RGB2LIDAR: Towards Solving Large-Scale Cross-Modal Visual Localization
We study an important, yet largely unexplored problem of large-scale cross-modal visual localization by matching ground RGB images to a geo-referenced aerial LIDAR 3D point cloud (rendered as depth images). Prior works were demonstrated on small datasets and did not lend themselves to scaling up for large-scale applications. To enable large-scale evaluation, we introduce a new dataset containing over 550K pairs (covering 143 km^2 area) of RGB and aerial LIDAR depth images. We propose a novel joint embedding based method that effectively combines the appearance and semantic cues from both modalities to handle drastic cross-modal variations. Experiments on the proposed dataset show that our model achieves a strong result of a median rank of 5 in matching across a large test set of 50K location pairs collected from a 14km^2 area. This represents a significant advancement over prior works in performance and scale. We conclude with qualitative results to highlight the challenging nature of this task and the benefits of the proposed model. Our work provides a foundation for further research in cross-modal visual localization.

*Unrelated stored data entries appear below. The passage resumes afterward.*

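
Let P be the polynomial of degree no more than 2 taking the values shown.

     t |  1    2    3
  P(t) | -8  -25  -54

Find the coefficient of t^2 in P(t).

Write P(t) = at^2 + bt + c. Substituting each data point gives a linear system:
  a + b + c = -8
  4a + 2b + c = -25
  9a + 3b + c = -54
Solving the system yields a = -6, b = 1, c = -3.
So P(t) = -6t^2 + t - 3.
The leading coefficient is -6.

-6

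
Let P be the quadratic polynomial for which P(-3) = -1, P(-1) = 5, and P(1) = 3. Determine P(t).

P(t) = -t^2 - t + 5

Write P(t) = at^2 + bt + c. Substituting each data point gives a linear system:
  9a - 3b + c = -1
  a - b + c = 5
  a + b + c = 3
Solving the system yields a = -1, b = -1, c = 5.
So P(t) = -t^2 - t + 5.
Check: P(-1) = 5. ✓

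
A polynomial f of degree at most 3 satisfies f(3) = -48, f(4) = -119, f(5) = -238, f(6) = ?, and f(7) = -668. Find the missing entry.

The 4 known points determine the degree-3 polynomial uniquely.
Write f(x) = ax^3 + bx^2 + cx + d. Substituting each data point gives a linear system:
  27a + 9b + 3c + d = -48
  64a + 16b + 4c + d = -119
  125a + 25b + 5c + d = -238
  343a + 49b + 7c + d = -668
Solving the system yields a = -2, b = 0, c = 3, d = -3.
So f(x) = -2x³ + 3x - 3.
Then f(6) = -417.

-417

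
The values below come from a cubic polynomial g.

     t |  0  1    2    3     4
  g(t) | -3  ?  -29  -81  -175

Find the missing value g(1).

-7

On equispaced nodes a degree-3 polynomial has vanishing fourth forward difference, so
  g(0) - 4·g(1) + 6·g(2) - 4·g(3) + g(4) = 0.
Substituting the known values and solving for g(1):
  -4·g(1) = 28
  g(1) = -7.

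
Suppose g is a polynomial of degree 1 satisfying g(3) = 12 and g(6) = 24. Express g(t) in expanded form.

g(t) = 4t

Using the Lagrange interpolation formula with nodes 3, 6:
  L_0(t) = (t - 6) / -3
  L_1(t) = (t - 3) / 3
Then g(t) = 12·L_0(t) + 24·L_1(t).
Expanding and collecting terms gives g(t) = 4t.
Check: g(6) = 24. ✓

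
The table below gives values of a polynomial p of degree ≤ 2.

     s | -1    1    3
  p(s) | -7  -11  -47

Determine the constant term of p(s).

-5

Write p(s) = as^2 + bs + c. Substituting each data point gives a linear system:
  a - b + c = -7
  a + b + c = -11
  9a + 3b + c = -47
Solving the system yields a = -4, b = -2, c = -5.
So p(s) = -4s² - 2s - 5.
The constant term is -5.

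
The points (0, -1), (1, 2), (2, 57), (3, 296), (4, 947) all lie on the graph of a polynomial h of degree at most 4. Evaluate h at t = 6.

Write h(t) = at^4 + bt^3 + ct^2 + dt + e. Substituting each data point gives a linear system:
  e = -1
  a + b + c + d + e = 2
  16a + 8b + 4c + 2d + e = 57
  81a + 27b + 9c + 3d + e = 296
  256a + 64b + 16c + 4d + e = 947
Solving the system yields a = 4, b = -2, c = 4, d = -3, e = -1.
So h(t) = 4t⁴ - 2t³ + 4t² - 3t - 1.
Then h(6) = 4877.

4877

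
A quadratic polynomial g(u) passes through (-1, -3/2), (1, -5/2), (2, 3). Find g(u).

g(u) = 2u^2 - (1/2)u - 4

Write g(u) = au^2 + bu + c. Substituting each data point gives a linear system:
  a - b + c = -3/2
  a + b + c = -5/2
  4a + 2b + c = 3
Solving the system yields a = 2, b = -1/2, c = -4.
So g(u) = 2u² - (1/2)u - 4.
Check: g(2) = 3. ✓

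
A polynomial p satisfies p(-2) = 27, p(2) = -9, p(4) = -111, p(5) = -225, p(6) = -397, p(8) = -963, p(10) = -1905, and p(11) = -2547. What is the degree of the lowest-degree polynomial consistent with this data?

Divided differences on the nodes -2, 2, 4, 5, 6, 8, 10, 11:
  order 0: 27  -9  -111  -225  -397  -963  -1905  -2547
  order 1: -9  -51  -114  -172  -283  -471  -642
  order 2: -7  -21  -29  -37  -47  -57
  order 3: -2  -2  -2  -2  -2
  order 4: 0  0  0  0
  order 5: 0  0  0
  order 6: 0  0
  order 7: 0
The order-3 divided differences are all -2 (nonzero) and every higher order vanishes, so the data lies on a polynomial of degree exactly 3.

3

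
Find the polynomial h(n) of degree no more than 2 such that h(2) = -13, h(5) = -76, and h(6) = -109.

Write h(n) = an^2 + bn + c. Substituting each data point gives a linear system:
  4a + 2b + c = -13
  25a + 5b + c = -76
  36a + 6b + c = -109
Solving the system yields a = -3, b = 0, c = -1.
So h(n) = -3n^2 - 1.
Check: h(2) = -13. ✓

h(n) = -3n^2 - 1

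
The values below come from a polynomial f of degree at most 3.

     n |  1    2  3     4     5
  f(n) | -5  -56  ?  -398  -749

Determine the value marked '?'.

-177

The 4 known points determine the degree-3 polynomial uniquely.
Write f(n) = an^3 + bn^2 + cn + d. Substituting each data point gives a linear system:
  a + b + c + d = -5
  8a + 4b + 2c + d = -56
  64a + 16b + 4c + d = -398
  125a + 25b + 5c + d = -749
Solving the system yields a = -5, b = -5, c = -1, d = 6.
So f(n) = -5n^3 - 5n^2 - n + 6.
Then f(3) = -177.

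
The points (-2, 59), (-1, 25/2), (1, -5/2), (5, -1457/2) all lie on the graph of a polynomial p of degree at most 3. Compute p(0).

Write p(x) = ax^3 + bx^2 + cx + d. Substituting each data point gives a linear system:
  -8a + 4b - 2c + d = 59
  -a + b - c + d = 25/2
  a + b + c + d = -5/2
  125a + 25b + 5c + d = -1457/2
Solving the system yields a = -6, b = 1, c = -3/2, d = 4.
So p(x) = -6x^3 + x^2 - (3/2)x + 4.
Then p(0) = 4.

4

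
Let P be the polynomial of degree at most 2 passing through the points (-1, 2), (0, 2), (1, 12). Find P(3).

Write P(n) = an^2 + bn + c. Substituting each data point gives a linear system:
  a - b + c = 2
  c = 2
  a + b + c = 12
Solving the system yields a = 5, b = 5, c = 2.
So P(n) = 5n^2 + 5n + 2.
Then P(3) = 62.

62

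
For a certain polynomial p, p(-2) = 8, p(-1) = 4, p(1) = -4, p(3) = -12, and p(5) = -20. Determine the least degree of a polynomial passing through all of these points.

1

Divided differences on the nodes -2, -1, 1, 3, 5:
  order 0: 8  4  -4  -12  -20
  order 1: -4  -4  -4  -4
  order 2: 0  0  0
  order 3: 0  0
  order 4: 0
The order-1 divided differences are all -4 (nonzero) and every higher order vanishes, so the data lies on a polynomial of degree exactly 1.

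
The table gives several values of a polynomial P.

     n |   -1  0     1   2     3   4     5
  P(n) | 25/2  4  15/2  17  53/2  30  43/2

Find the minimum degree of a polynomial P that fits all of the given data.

Forward differences of the values at n = -1, 0, 1, 2, 3, 4, 5:
  P  : 25/2  4  15/2  17  53/2  30  43/2
  Δ  : -17/2  7/2  19/2  19/2  7/2  -17/2
  Δ^2: 12  6  0  -6  -12
  Δ^3: -6  -6  -6  -6
  Δ^4: 0  0  0
  Δ^5: 0  0
  Δ^6: 0
The third differences are constant (-6) and nonzero, while all higher differences vanish, so the minimal degree is 3.

3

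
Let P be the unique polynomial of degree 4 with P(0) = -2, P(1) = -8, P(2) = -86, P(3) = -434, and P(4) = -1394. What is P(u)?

Write P(u) = au^4 + bu^3 + cu^2 + du + e. Substituting each data point gives a linear system:
  e = -2
  a + b + c + d + e = -8
  16a + 8b + 4c + 2d + e = -86
  81a + 27b + 9c + 3d + e = -434
  256a + 64b + 16c + 4d + e = -1394
Solving the system yields a = -6, b = 3, c = -3, d = 0, e = -2.
So P(u) = -6u⁴ + 3u³ - 3u² - 2.
Check: P(2) = -86. ✓

P(u) = -6u^4 + 3u^3 - 3u^2 - 2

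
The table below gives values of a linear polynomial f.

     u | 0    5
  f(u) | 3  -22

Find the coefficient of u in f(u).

-5

Write f(u) = au + b. Substituting each data point gives a linear system:
  b = 3
  5a + b = -22
Solving the system yields a = -5, b = 3.
So f(u) = -5u + 3.
The leading coefficient is -5.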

Semantically-Aware Attentive Neural Embeddings for 2D Long-Term Visual Localization
We present an approach that combines appearance and semantic information for 2D image-based localization (2D-VL) across large perceptual changes and time lags. Compared to appearance features, the semantic layout of a scene is generally more invariant to appearance variations. We use this intuition and propose a novel end-to-end deep attention-based framework that utilizes multimodal cues to generate robust embeddings for 2D-VL. The proposed attention module predicts a shared channel attention and modality-specific spatial attentions to guide the embeddings to focus on more reliable image regions. We evaluate our model against state-of-the-art (SOTA) methods on three challenging localization datasets. We report an average (absolute) improvement of 19% over current SOTA for 2D-VL. Furthermore, we present an extensive study demonstrating the contribution of each component of our model, showing 8–15% and 4% improvement from adding semantic information and our proposed attention module. We finally show the predicted attention maps to offer useful insights into our model.
Multi-Sensor Fusion for Motion Estimation in Visually-Degraded Environments
Accurate motion estimation using low-cost sensors for autonomous robots in visually-degraded environments is critical to applications such as infrastructure inspection and indoor rescue missions. This paper analyzes the feasibility of utilizing multiple low-cost on-board sensors for ground robots or drones navigating in visually-degraded environments. We select four low-cost and small-size sensors for evaluation: IMU, EO stereo cameras with LED lights, active IR cameras, and 2D LiDAR. We adapt and extend state-of-the-art multi-sensor motion estimation techniques, including a factor graph framework for sensor fusion, under poor illumination conditions. We evaluate different sensor combinations using the factor graph framework, and benchmark each combination with its accuracy for two representative datasets acquired in totally dark environments. Our results show the potential of this sensor fusion approach towards an improved ego-motion solution in challenging dark environments.